COS 49-2
Allometric and mass relationships of Betula populifolia Marsh. in a naturally assembled urban brownfield: Implications for carbon modeling
Tuesday, August 6, 2013: 1:50 PM
M101A, Minneapolis Convention Center
Gregory Dahle, Division of Forestry & Natural Resources, West Virginia University, Morgantown, WV
Frank J. Gallagher, Department of Landscape Architecture, Rutgers University, New Brunswick, NJ
Dimitry Gershenson, Energy and Resources Group, University of California, Berkeley, Berkeley, CA
Karina Schäfer, Biological Sciences, Rutgers University, Newark, NJ
Jason Grabosky, Rutgers University, New Brunswick, NJ
Background/Question/Methods: While predictive models for the sequestration of carbon by forests have been in development since the mid 1990’s, recent attempts to monetize carbon accumulation have led to the development of regionalized metrics for afforestation offset projects. However, aboveground forest carbon sequestration is known to be a function of allometric relationships, stand history, and edaphic conditions. We investigate how the heterogeneous edaphic conditions of a naturally assembled urban brownfield influence the allometric relationships of the dominant species
Betula populifolia. We measured diameter at breast height (DBH), height, mass and age on four sites that exhibited considerable edaphic differences. Since it had been demonstrated that productivity, as measured by both the Normalized Difference Vegetative Index and tree ring growth, of
B. populifolia within this urban forest stand could be affected by soil metal induced stress we expected that such differences might also lead to inconsistent allometric relationships and therefore differences in carbon sequestration estimates.

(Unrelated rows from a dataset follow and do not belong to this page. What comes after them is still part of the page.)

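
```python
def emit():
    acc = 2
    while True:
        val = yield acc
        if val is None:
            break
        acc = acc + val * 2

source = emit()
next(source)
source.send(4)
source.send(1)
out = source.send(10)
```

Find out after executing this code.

Step 1: next() -> yield acc=2.
Step 2: send(4) -> val=4, acc = 2 + 4*2 = 10, yield 10.
Step 3: send(1) -> val=1, acc = 10 + 1*2 = 12, yield 12.
Step 4: send(10) -> val=10, acc = 12 + 10*2 = 32, yield 32.
Therefore out = 32.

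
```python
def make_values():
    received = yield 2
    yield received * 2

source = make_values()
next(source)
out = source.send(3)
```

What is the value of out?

Step 1: next(source) advances to first yield, producing 2.
Step 2: send(3) resumes, received = 3.
Step 3: yield received * 2 = 3 * 2 = 6.
Therefore out = 6.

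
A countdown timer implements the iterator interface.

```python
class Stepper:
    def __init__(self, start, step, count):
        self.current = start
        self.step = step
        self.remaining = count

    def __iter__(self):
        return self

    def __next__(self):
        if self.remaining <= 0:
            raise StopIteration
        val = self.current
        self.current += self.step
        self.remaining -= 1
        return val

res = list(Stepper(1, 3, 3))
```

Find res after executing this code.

Step 1: Stepper starts at 1, increments by 3, for 3 steps:
  Yield 1, then current += 3
  Yield 4, then current += 3
  Yield 7, then current += 3
Therefore res = [1, 4, 7].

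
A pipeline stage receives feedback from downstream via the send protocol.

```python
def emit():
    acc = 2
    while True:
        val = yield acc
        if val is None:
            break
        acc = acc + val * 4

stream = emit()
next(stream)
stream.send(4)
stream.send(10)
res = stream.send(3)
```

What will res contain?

Step 1: next() -> yield acc=2.
Step 2: send(4) -> val=4, acc = 2 + 4*4 = 18, yield 18.
Step 3: send(10) -> val=10, acc = 18 + 10*4 = 58, yield 58.
Step 4: send(3) -> val=3, acc = 58 + 3*4 = 70, yield 70.
Therefore res = 70.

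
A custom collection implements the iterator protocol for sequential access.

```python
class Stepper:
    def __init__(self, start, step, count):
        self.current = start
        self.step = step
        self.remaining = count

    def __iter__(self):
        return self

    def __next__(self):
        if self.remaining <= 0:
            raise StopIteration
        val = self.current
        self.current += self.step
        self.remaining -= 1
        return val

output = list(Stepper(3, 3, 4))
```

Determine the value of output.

Step 1: Stepper starts at 3, increments by 3, for 4 steps:
  Yield 3, then current += 3
  Yield 6, then current += 3
  Yield 9, then current += 3
  Yield 12, then current += 3
Therefore output = [3, 6, 9, 12].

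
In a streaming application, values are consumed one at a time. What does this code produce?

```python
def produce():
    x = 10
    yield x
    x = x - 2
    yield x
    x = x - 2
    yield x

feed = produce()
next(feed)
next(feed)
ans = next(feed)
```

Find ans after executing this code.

Step 1: Trace through generator execution:
  Yield 1: x starts at 10, yield 10
  Yield 2: x = 10 - 2 = 8, yield 8
  Yield 3: x = 8 - 2 = 6, yield 6
Step 2: First next() gets 10, second next() gets the second value, third next() yields 6.
Therefore ans = 6.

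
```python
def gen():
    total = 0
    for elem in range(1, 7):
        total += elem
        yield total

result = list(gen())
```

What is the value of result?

Step 1: Generator accumulates running sum:
  elem=1: total = 1, yield 1
  elem=2: total = 3, yield 3
  elem=3: total = 6, yield 6
  elem=4: total = 10, yield 10
  elem=5: total = 15, yield 15
  elem=6: total = 21, yield 21
Therefore result = [1, 3, 6, 10, 15, 21].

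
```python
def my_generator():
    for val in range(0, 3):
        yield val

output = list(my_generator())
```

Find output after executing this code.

Step 1: The generator yields each value from range(0, 3).
Step 2: list() consumes all yields: [0, 1, 2].
Therefore output = [0, 1, 2].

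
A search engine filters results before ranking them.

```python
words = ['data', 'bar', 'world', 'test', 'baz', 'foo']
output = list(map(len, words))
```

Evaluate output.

Step 1: Map len() to each word:
  'data' -> 4
  'bar' -> 3
  'world' -> 5
  'test' -> 4
  'baz' -> 3
  'foo' -> 3
Therefore output = [4, 3, 5, 4, 3, 3].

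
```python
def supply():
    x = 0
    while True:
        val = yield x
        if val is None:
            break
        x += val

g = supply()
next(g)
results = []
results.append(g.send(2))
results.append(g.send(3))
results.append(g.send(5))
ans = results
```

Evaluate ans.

Step 1: next(g) -> yield 0.
Step 2: send(2) -> x = 2, yield 2.
Step 3: send(3) -> x = 5, yield 5.
Step 4: send(5) -> x = 10, yield 10.
Therefore ans = [2, 5, 10].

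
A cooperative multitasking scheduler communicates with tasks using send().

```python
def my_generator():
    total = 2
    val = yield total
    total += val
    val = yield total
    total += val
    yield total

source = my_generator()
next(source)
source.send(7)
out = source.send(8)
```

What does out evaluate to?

Step 1: next() -> yield total=2.
Step 2: send(7) -> val=7, total = 2+7 = 9, yield 9.
Step 3: send(8) -> val=8, total = 9+8 = 17, yield 17.
Therefore out = 17.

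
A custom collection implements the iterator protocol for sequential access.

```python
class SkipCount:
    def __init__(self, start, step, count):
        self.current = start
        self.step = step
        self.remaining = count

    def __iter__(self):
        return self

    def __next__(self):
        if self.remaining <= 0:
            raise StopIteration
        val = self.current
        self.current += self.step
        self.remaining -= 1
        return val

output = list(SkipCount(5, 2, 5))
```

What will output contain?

Step 1: SkipCount starts at 5, increments by 2, for 5 steps:
  Yield 5, then current += 2
  Yield 7, then current += 2
  Yield 9, then current += 2
  Yield 11, then current += 2
  Yield 13, then current += 2
Therefore output = [5, 7, 9, 11, 13].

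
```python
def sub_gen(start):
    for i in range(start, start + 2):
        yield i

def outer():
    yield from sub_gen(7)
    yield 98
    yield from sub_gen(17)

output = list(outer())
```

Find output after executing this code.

Step 1: outer() delegates to sub_gen(7):
  yield 7
  yield 8
Step 2: yield 98
Step 3: Delegates to sub_gen(17):
  yield 17
  yield 18
Therefore output = [7, 8, 98, 17, 18].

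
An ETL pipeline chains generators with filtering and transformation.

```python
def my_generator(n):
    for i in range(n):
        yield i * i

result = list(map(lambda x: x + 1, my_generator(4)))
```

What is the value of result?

Step 1: my_generator(4) yields squares: [0, 1, 4, 9].
Step 2: map adds 1 to each: [1, 2, 5, 10].
Therefore result = [1, 2, 5, 10].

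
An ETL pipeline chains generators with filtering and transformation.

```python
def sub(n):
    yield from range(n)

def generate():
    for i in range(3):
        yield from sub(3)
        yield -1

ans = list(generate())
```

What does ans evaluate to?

Step 1: For each i in range(3):
  i=0: yield from sub(3) -> [0, 1, 2], then yield -1
  i=1: yield from sub(3) -> [0, 1, 2], then yield -1
  i=2: yield from sub(3) -> [0, 1, 2], then yield -1
Therefore ans = [0, 1, 2, -1, 0, 1, 2, -1, 0, 1, 2, -1].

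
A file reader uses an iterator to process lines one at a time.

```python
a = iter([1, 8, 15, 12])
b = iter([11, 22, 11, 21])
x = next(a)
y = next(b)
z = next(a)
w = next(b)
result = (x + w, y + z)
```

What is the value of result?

Step 1: a iterates [1, 8, 15, 12], b iterates [11, 22, 11, 21].
Step 2: x = next(a) = 1, y = next(b) = 11.
Step 3: z = next(a) = 8, w = next(b) = 22.
Step 4: result = (1 + 22, 11 + 8) = (23, 19).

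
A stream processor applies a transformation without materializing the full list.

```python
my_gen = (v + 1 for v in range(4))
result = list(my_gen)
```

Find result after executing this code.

Step 1: For each v in range(4), compute v+1:
  v=0: 0+1 = 1
  v=1: 1+1 = 2
  v=2: 2+1 = 3
  v=3: 3+1 = 4
Therefore result = [1, 2, 3, 4].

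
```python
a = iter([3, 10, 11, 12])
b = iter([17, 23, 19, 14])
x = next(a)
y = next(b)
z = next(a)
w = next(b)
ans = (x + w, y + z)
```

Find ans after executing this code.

Step 1: a iterates [3, 10, 11, 12], b iterates [17, 23, 19, 14].
Step 2: x = next(a) = 3, y = next(b) = 17.
Step 3: z = next(a) = 10, w = next(b) = 23.
Step 4: ans = (3 + 23, 17 + 10) = (26, 27).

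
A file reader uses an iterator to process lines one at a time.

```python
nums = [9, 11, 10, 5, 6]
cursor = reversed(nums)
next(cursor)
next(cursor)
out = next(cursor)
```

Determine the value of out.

Step 1: reversed([9, 11, 10, 5, 6]) gives iterator: [6, 5, 10, 11, 9].
Step 2: First next() = 6, second next() = 5.
Step 3: Third next() = 10.
Therefore out = 10.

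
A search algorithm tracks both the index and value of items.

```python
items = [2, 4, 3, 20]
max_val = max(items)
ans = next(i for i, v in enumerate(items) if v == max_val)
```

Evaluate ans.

Step 1: max([2, 4, 3, 20]) = 20.
Step 2: Find first index where value == 20:
  Index 0: 2 != 20
  Index 1: 4 != 20
  Index 2: 3 != 20
  Index 3: 20 == 20, found!
Therefore ans = 3.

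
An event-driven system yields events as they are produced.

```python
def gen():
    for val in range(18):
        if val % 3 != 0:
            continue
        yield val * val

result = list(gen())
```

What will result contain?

Step 1: Only yield val**2 when val is divisible by 3:
  val=0: 0 % 3 == 0, yield 0**2 = 0
  val=3: 3 % 3 == 0, yield 3**2 = 9
  val=6: 6 % 3 == 0, yield 6**2 = 36
  val=9: 9 % 3 == 0, yield 9**2 = 81
  val=12: 12 % 3 == 0, yield 12**2 = 144
  val=15: 15 % 3 == 0, yield 15**2 = 225
Therefore result = [0, 9, 36, 81, 144, 225].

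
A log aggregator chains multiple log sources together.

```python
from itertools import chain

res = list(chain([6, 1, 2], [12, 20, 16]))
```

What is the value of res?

Step 1: chain() concatenates iterables: [6, 1, 2] + [12, 20, 16].
Therefore res = [6, 1, 2, 12, 20, 16].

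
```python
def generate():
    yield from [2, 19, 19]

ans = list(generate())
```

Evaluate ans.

Step 1: yield from delegates to the iterable, yielding each element.
Step 2: Collected values: [2, 19, 19].
Therefore ans = [2, 19, 19].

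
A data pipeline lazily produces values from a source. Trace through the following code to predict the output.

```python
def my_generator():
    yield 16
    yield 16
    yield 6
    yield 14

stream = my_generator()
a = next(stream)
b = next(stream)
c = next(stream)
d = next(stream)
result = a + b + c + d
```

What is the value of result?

Step 1: Create generator and consume all values:
  a = next(stream) = 16
  b = next(stream) = 16
  c = next(stream) = 6
  d = next(stream) = 14
Step 2: result = 16 + 16 + 6 + 14 = 52.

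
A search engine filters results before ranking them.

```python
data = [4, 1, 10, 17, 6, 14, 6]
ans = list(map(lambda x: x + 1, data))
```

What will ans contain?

Step 1: Apply lambda x: x + 1 to each element:
  4 -> 5
  1 -> 2
  10 -> 11
  17 -> 18
  6 -> 7
  14 -> 15
  6 -> 7
Therefore ans = [5, 2, 11, 18, 7, 15, 7].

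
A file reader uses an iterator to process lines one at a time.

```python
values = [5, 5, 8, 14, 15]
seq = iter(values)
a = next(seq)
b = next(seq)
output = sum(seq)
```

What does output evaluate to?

Step 1: Create iterator over [5, 5, 8, 14, 15].
Step 2: a = next() = 5, b = next() = 5.
Step 3: sum() of remaining [8, 14, 15] = 37.
Therefore output = 37.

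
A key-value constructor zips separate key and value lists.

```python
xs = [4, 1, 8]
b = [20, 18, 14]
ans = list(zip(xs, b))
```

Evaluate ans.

Step 1: zip pairs elements at same index:
  Index 0: (4, 20)
  Index 1: (1, 18)
  Index 2: (8, 14)
Therefore ans = [(4, 20), (1, 18), (8, 14)].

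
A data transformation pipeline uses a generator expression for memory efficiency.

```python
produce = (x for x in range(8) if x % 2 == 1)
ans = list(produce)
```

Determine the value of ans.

Step 1: Filter range(8) keeping only odd values:
  x=0: even, excluded
  x=1: odd, included
  x=2: even, excluded
  x=3: odd, included
  x=4: even, excluded
  x=5: odd, included
  x=6: even, excluded
  x=7: odd, included
Therefore ans = [1, 3, 5, 7].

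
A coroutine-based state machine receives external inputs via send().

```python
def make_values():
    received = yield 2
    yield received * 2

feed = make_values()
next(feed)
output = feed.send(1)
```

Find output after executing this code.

Step 1: next(feed) advances to first yield, producing 2.
Step 2: send(1) resumes, received = 1.
Step 3: yield received * 2 = 1 * 2 = 2.
Therefore output = 2.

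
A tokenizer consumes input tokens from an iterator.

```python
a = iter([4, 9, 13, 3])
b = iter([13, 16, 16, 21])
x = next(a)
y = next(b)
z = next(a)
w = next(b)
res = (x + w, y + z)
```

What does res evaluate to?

Step 1: a iterates [4, 9, 13, 3], b iterates [13, 16, 16, 21].
Step 2: x = next(a) = 4, y = next(b) = 13.
Step 3: z = next(a) = 9, w = next(b) = 16.
Step 4: res = (4 + 16, 13 + 9) = (20, 22).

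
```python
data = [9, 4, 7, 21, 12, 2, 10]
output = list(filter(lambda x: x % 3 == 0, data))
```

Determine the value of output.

Step 1: Filter elements divisible by 3:
  9 % 3 = 0: kept
  4 % 3 = 1: removed
  7 % 3 = 1: removed
  21 % 3 = 0: kept
  12 % 3 = 0: kept
  2 % 3 = 2: removed
  10 % 3 = 1: removed
Therefore output = [9, 21, 12].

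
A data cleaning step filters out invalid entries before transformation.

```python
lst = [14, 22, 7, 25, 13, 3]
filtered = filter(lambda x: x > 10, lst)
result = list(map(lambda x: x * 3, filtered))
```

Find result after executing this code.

Step 1: Filter lst for elements > 10:
  14: kept
  22: kept
  7: removed
  25: kept
  13: kept
  3: removed
Step 2: Map x * 3 on filtered [14, 22, 25, 13]:
  14 -> 42
  22 -> 66
  25 -> 75
  13 -> 39
Therefore result = [42, 66, 75, 39].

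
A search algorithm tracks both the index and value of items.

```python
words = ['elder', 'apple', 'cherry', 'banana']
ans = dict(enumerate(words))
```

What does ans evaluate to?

Step 1: enumerate pairs indices with words:
  0 -> 'elder'
  1 -> 'apple'
  2 -> 'cherry'
  3 -> 'banana'
Therefore ans = {0: 'elder', 1: 'apple', 2: 'cherry', 3: 'banana'}.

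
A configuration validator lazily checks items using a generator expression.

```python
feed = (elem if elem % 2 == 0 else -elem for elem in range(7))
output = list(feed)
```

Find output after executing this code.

Step 1: For each elem in range(7), yield elem if even, else -elem:
  elem=0: even, yield 0
  elem=1: odd, yield -1
  elem=2: even, yield 2
  elem=3: odd, yield -3
  elem=4: even, yield 4
  elem=5: odd, yield -5
  elem=6: even, yield 6
Therefore output = [0, -1, 2, -3, 4, -5, 6].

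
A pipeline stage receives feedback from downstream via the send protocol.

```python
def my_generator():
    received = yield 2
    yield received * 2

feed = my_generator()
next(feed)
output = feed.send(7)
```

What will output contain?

Step 1: next(feed) advances to first yield, producing 2.
Step 2: send(7) resumes, received = 7.
Step 3: yield received * 2 = 7 * 2 = 14.
Therefore output = 14.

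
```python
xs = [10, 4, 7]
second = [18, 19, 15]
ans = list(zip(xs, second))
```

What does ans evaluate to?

Step 1: zip pairs elements at same index:
  Index 0: (10, 18)
  Index 1: (4, 19)
  Index 2: (7, 15)
Therefore ans = [(10, 18), (4, 19), (7, 15)].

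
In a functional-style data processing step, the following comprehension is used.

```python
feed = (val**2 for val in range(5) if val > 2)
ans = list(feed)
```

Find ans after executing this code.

Step 1: For range(5), keep val > 2, then square:
  val=0: 0 <= 2, excluded
  val=1: 1 <= 2, excluded
  val=2: 2 <= 2, excluded
  val=3: 3 > 2, yield 3**2 = 9
  val=4: 4 > 2, yield 4**2 = 16
Therefore ans = [9, 16].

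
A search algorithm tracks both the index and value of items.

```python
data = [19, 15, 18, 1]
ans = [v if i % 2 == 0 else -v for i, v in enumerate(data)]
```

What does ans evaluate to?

Step 1: For each (i, v), keep v if i is even, negate if odd:
  i=0 (even): keep 19
  i=1 (odd): negate to -15
  i=2 (even): keep 18
  i=3 (odd): negate to -1
Therefore ans = [19, -15, 18, -1].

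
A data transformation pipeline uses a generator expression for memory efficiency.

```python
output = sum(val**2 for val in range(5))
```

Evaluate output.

Step 1: Compute val**2 for each val in range(5):
  val=0: 0**2 = 0
  val=1: 1**2 = 1
  val=2: 2**2 = 4
  val=3: 3**2 = 9
  val=4: 4**2 = 16
Step 2: sum = 0 + 1 + 4 + 9 + 16 = 30.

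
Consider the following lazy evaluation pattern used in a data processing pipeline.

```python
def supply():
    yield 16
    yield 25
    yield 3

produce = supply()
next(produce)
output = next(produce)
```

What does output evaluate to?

Step 1: supply() creates a generator.
Step 2: next(produce) yields 16 (consumed and discarded).
Step 3: next(produce) yields 25, assigned to output.
Therefore output = 25.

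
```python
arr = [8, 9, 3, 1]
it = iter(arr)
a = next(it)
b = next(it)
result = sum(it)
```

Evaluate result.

Step 1: Create iterator over [8, 9, 3, 1].
Step 2: a = next() = 8, b = next() = 9.
Step 3: sum() of remaining [3, 1] = 4.
Therefore result = 4.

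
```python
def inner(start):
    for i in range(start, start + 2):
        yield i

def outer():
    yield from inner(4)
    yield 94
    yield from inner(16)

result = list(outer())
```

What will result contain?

Step 1: outer() delegates to inner(4):
  yield 4
  yield 5
Step 2: yield 94
Step 3: Delegates to inner(16):
  yield 16
  yield 17
Therefore result = [4, 5, 94, 16, 17].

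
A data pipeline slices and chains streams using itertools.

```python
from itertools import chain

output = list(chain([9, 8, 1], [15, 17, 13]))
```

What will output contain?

Step 1: chain() concatenates iterables: [9, 8, 1] + [15, 17, 13].
Therefore output = [9, 8, 1, 15, 17, 13].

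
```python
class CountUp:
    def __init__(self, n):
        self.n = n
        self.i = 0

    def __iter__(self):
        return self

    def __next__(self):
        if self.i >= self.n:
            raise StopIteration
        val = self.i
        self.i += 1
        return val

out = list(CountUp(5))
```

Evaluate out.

Step 1: CountUp(5) creates an iterator counting 0 to 4.
Step 2: list() consumes all values: [0, 1, 2, 3, 4].
Therefore out = [0, 1, 2, 3, 4].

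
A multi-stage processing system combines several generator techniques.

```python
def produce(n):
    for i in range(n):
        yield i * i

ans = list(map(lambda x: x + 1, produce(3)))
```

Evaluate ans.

Step 1: produce(3) yields squares: [0, 1, 4].
Step 2: map adds 1 to each: [1, 2, 5].
Therefore ans = [1, 2, 5].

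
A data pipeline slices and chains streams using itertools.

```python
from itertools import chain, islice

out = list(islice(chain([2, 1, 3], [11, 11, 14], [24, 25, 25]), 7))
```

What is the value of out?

Step 1: chain([2, 1, 3], [11, 11, 14], [24, 25, 25]) = [2, 1, 3, 11, 11, 14, 24, 25, 25].
Step 2: islice takes first 7 elements: [2, 1, 3, 11, 11, 14, 24].
Therefore out = [2, 1, 3, 11, 11, 14, 24].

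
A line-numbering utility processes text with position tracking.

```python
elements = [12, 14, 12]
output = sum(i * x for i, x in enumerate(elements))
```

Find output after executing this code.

Step 1: Compute i * x for each (i, x) in enumerate([12, 14, 12]):
  i=0, x=12: 0*12 = 0
  i=1, x=14: 1*14 = 14
  i=2, x=12: 2*12 = 24
Step 2: sum = 0 + 14 + 24 = 38.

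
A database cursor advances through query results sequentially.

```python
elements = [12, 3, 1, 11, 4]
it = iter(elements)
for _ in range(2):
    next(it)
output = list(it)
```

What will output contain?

Step 1: Create iterator over [12, 3, 1, 11, 4].
Step 2: Advance 2 positions (consuming [12, 3]).
Step 3: list() collects remaining elements: [1, 11, 4].
Therefore output = [1, 11, 4].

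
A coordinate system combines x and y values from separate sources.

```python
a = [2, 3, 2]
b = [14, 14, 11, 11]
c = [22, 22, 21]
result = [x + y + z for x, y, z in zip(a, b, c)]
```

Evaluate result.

Step 1: zip three lists (truncates to shortest, len=3):
  2 + 14 + 22 = 38
  3 + 14 + 22 = 39
  2 + 11 + 21 = 34
Therefore result = [38, 39, 34].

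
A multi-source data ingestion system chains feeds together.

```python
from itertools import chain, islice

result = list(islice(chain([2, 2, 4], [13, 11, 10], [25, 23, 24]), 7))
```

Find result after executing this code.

Step 1: chain([2, 2, 4], [13, 11, 10], [25, 23, 24]) = [2, 2, 4, 13, 11, 10, 25, 23, 24].
Step 2: islice takes first 7 elements: [2, 2, 4, 13, 11, 10, 25].
Therefore result = [2, 2, 4, 13, 11, 10, 25].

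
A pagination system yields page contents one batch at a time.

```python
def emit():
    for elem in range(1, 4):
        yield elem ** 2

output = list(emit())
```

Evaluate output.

Step 1: For each elem in range(1, 4), yield elem**2:
  elem=1: yield 1**2 = 1
  elem=2: yield 2**2 = 4
  elem=3: yield 3**2 = 9
Therefore output = [1, 4, 9].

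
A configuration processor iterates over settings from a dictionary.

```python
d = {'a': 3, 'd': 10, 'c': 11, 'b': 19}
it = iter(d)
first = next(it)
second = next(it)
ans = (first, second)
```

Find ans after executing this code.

Step 1: iter(d) iterates over keys: ['a', 'd', 'c', 'b'].
Step 2: first = next(it) = 'a', second = next(it) = 'd'.
Therefore ans = ('a', 'd').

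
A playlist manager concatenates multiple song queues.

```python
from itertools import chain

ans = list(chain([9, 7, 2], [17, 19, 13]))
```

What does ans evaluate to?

Step 1: chain() concatenates iterables: [9, 7, 2] + [17, 19, 13].
Therefore ans = [9, 7, 2, 17, 19, 13].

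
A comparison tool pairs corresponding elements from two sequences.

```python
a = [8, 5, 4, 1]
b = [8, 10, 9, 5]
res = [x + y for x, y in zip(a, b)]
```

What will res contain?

Step 1: Add corresponding elements:
  8 + 8 = 16
  5 + 10 = 15
  4 + 9 = 13
  1 + 5 = 6
Therefore res = [16, 15, 13, 6].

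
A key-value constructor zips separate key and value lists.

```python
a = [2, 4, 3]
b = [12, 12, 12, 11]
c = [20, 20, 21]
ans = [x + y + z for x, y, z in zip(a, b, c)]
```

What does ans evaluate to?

Step 1: zip three lists (truncates to shortest, len=3):
  2 + 12 + 20 = 34
  4 + 12 + 20 = 36
  3 + 12 + 21 = 36
Therefore ans = [34, 36, 36].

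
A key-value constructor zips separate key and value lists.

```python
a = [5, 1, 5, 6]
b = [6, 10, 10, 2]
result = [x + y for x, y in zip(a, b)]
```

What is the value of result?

Step 1: Add corresponding elements:
  5 + 6 = 11
  1 + 10 = 11
  5 + 10 = 15
  6 + 2 = 8
Therefore result = [11, 11, 15, 8].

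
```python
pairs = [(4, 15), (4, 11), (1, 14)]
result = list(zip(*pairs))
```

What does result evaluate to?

Step 1: zip(*pairs) transposes: unzips [(4, 15), (4, 11), (1, 14)] into separate sequences.
Step 2: First elements: (4, 4, 1), second elements: (15, 11, 14).
Therefore result = [(4, 4, 1), (15, 11, 14)].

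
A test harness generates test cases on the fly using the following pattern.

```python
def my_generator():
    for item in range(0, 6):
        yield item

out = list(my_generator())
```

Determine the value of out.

Step 1: The generator yields each value from range(0, 6).
Step 2: list() consumes all yields: [0, 1, 2, 3, 4, 5].
Therefore out = [0, 1, 2, 3, 4, 5].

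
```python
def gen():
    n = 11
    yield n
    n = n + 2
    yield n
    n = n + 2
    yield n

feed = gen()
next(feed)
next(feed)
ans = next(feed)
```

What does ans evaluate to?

Step 1: Trace through generator execution:
  Yield 1: n starts at 11, yield 11
  Yield 2: n = 11 + 2 = 13, yield 13
  Yield 3: n = 13 + 2 = 15, yield 15
Step 2: First next() gets 11, second next() gets the second value, third next() yields 15.
Therefore ans = 15.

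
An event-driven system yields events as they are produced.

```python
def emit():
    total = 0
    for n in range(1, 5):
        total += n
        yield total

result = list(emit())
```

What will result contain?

Step 1: Generator accumulates running sum:
  n=1: total = 1, yield 1
  n=2: total = 3, yield 3
  n=3: total = 6, yield 6
  n=4: total = 10, yield 10
Therefore result = [1, 3, 6, 10].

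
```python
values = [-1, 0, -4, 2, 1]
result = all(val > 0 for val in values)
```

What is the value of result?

Step 1: Check val > 0 for each element in [-1, 0, -4, 2, 1]:
  -1 > 0: False
  0 > 0: False
  -4 > 0: False
  2 > 0: True
  1 > 0: True
Step 2: all() returns False.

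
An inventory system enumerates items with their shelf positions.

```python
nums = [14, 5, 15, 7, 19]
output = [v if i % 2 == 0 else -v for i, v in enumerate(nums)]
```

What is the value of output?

Step 1: For each (i, v), keep v if i is even, negate if odd:
  i=0 (even): keep 14
  i=1 (odd): negate to -5
  i=2 (even): keep 15
  i=3 (odd): negate to -7
  i=4 (even): keep 19
Therefore output = [14, -5, 15, -7, 19].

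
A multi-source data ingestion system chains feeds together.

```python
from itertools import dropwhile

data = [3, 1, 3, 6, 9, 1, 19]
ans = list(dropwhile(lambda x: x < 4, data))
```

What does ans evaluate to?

Step 1: dropwhile drops elements while < 4:
  3 < 4: dropped
  1 < 4: dropped
  3 < 4: dropped
  6: kept (dropping stopped)
Step 2: Remaining elements kept regardless of condition.
Therefore ans = [6, 9, 1, 19].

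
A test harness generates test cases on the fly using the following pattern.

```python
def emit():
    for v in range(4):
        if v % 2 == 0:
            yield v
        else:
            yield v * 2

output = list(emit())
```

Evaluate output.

Step 1: For each v in range(4), yield v if even, else v*2:
  v=0 (even): yield 0
  v=1 (odd): yield 1*2 = 2
  v=2 (even): yield 2
  v=3 (odd): yield 3*2 = 6
Therefore output = [0, 2, 2, 6].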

Results/Conclusions: While this study indicates that there were differences within several allometric relationships of Betula populifolia within this urban forest, overall trends in biomass/DBH relationships were consistent across the site. Apparently the slight differences in branch biomass, is insignificant when comparing cumulative aboveground tree mass. However, resource allocation between growth and maintenance within the heterogeneous edaphic conditions of the urban context clearly results in considerably different growth rates and stocking densities, which could have significant impacts on C models for urban areas.